Data storage and access control
One of the major architectural changes to support Hive 3 design gives Hive much more control over metadata memory resources and the file system, or object store. The following architectural changes from Hive 2 to Hive 3 provide improved security:
- Tightly controlled file system and computer memory resources, replacing flexible boundaries: Definitive boundaries increase predictability. Greater file system control improves security.
- Optimized workloads in shared files and YARN containers
- Hive uses ACID to determine which files to read rather than relying on the storage system.
- In Hive 3, file movement is reduced from that in Hive 2.
- Hive caches metadata and data agressively to reduce file system operations
The major authorization model for Hive is Ranger. Hive enforces access controls specified in Ranger. This model offers stronger security than other security schemes and more flexibility in managing policies.
This model permits only Hive to access the Hive warehouse.
Transaction processing
You can deploy new Hive application types by taking advantage of the following transaction processing characteristics:
- Mature versions of ACID transaction processing:
ACID tables are the default table type.
ACID enabled by default causes no performance or operational overload.

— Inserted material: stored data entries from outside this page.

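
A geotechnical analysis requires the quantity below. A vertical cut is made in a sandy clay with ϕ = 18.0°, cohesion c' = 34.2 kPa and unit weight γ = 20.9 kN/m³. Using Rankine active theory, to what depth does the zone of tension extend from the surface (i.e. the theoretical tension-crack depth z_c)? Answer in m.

K_a = tan²(45° − 18.0°/2) = 0.5279; √K_a = 0.7265.
The active pressure is zero where K_a γ z = 2c√K_a, so z_c = 2c/(γ√K_a) = 2×34.2/(20.9×0.7265) = 4.505 m.

4.50 m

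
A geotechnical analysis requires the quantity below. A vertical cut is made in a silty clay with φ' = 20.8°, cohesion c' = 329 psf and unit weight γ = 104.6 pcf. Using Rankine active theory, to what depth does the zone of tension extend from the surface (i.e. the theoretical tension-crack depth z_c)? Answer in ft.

9.12 ft

K_a = tan²(45° − 20.8°/2) = 0.4759; √K_a = 0.6899.
The active pressure is zero where K_a γ z = 2c√K_a, so z_c = 2c/(γ√K_a) = 2×329/(104.6×0.6899) = 9.119 ft.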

- Simplified application development, operations with strong transactional guarantees, and
simple semantics for SQL commands
You do not need to bucket ACID tables.
- Materialized view rewrites
- Automatic query cache
- Advanced optimizations
Hive client changes
You can use the thin client Beeline for querying Hive from the command line. You can run Hive
administrative commands from the command line. Beeline uses a JDBC connection to Hive to run
commands. Hive parses, compiles, and runs operations. Beeline supports many of the
command-line options that Hive CLI supported. Beeline does not support hive -e set
key=value
to configure the Hive Metastore.
You enter supported Hive CLI commands by invoking Beeline using the hive
keyword, command option, and command. For example, hive -e set
. Using Beeline
instead of the thick client Hive CLI, which is no longer supported, has several advantages,
including low overhead. Beeline does not use the entire Hive code base. A small number of
daemons required to run queries simplifies monitoring and debugging.
Hive enforces allowlist and denylist settings that you can change using SET commands. Using the denylist, you can restrict memory configuration changes to prevent instability. Different Hive instances with different allowlists and denylists to establish different levels of stability.
Apache Hive Metastore sharing
Hive, Impala, and other components can share a remote Hive metastore.
Spark integration
Spark and Hive tables interoperate using the Hive Warehouse Connector.
You can use the Hive Warehouse Connector (HWC) to access Hive managed tables from Spark. HWC is specifically designed to access managed Hive tables, and supports writing to tables in ORC format only.
You do not need HWC to read from or write to Hive external tables. Spark uses native Spark to read external tables.
Query execution of batch and interactive workloads
You can connect to Hive using a JDBC command-line tool, such as Beeline, or using an JDBC/ODBC driver with a BI tool, such as Tableau. You configure the settings file for each instance to perform either batch or interactive processing.